Tuesday, September 23, 2014

Comparing constant duration profiles

I was putting together my slides for Open World, and in one of them I'm showing profile data from a server-style workload. ie one that keeps running until stopped. In this case the profile can be an arbitrary duration, and it's the work done in that time which is the important metric, not the total amount of time taken.

Profiling for a constant duration is a slightly unusual situation. We normally profile a workload that takes N seconds, do some tuning, and it now takes (N-S) seconds, and we can say that we improved performance by S/N percent. This is represented by the left pair of boxes in the following diagram:

In the diagram you can see that the routine B got optimised and therefore the entire runtime, for completing the same amount of work, reduced by an amount corresponding to the performance improvement for B.

Let's run through the same scenario, but instead of profiling for a constant amount of work, we profile for a constant duration. In the diagram this is represented by the outermost pair of boxes.

Both profiles run for the same total amount of time, but the right hand profile has less time spent in routine B() than the left profile, because the time in B() has reduced more time is spent in A().

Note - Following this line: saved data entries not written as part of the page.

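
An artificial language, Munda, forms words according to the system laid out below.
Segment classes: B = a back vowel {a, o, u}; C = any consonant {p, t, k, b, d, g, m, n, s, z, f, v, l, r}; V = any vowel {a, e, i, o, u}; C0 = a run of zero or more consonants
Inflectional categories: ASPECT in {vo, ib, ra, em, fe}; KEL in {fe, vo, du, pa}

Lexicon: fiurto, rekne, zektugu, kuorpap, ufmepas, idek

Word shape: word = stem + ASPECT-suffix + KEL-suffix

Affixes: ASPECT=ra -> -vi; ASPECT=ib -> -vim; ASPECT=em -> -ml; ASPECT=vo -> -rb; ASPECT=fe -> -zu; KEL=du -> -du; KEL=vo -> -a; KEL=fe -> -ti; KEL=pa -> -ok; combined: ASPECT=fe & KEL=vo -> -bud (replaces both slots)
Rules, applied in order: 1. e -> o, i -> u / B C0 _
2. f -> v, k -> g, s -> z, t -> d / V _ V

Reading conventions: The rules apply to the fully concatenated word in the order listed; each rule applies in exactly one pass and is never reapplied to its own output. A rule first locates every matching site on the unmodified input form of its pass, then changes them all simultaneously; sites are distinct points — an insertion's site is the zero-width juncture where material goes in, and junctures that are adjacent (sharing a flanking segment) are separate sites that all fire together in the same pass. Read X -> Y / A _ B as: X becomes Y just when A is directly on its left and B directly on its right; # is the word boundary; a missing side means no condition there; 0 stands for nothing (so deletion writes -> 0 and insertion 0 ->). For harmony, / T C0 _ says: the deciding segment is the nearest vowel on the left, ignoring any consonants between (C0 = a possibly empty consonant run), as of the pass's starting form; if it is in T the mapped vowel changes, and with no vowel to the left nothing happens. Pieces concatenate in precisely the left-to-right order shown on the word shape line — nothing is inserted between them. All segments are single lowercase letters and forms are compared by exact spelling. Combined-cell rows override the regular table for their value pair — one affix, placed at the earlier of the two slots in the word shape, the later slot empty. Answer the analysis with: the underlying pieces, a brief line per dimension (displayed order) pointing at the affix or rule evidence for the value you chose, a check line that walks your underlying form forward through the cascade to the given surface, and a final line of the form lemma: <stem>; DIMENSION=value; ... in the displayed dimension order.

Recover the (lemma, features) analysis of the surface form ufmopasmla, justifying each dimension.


underlying: ufmepas-ml-a
ASPECT=em - signalled by the affix -ml
KEL=vo - signalled by the affix -a
check: ufmepasmla -> ufmopasmla -> ufmopasmla
lemma: ufmepas; ASPECT=em; KEL=vo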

This is natural, I've made some part of the code more efficient, I'm observing for the same amount of time, so I must spend more time in the part of the code that I've not optimised.

So what's the performance gain? In this case we're more likely to look at the gain in throughput. It's a safe assumption that the amount of time in A() corresponds to the amount of work done - ie that if we did T units of work, then the average cost per unit work A()/T is the same across the pair of experiments. So if we did T units of work in the first experiment, then in the second experiment we'd do T * A'()/A(). ie the throughput increases by S = A'()/A() where S is the scaling factor. What is interesting about this is that A() represents any measure of time spent in code which was not optimised. So A() could be a single routine or it could be all the routines that are untouched by the optimisation.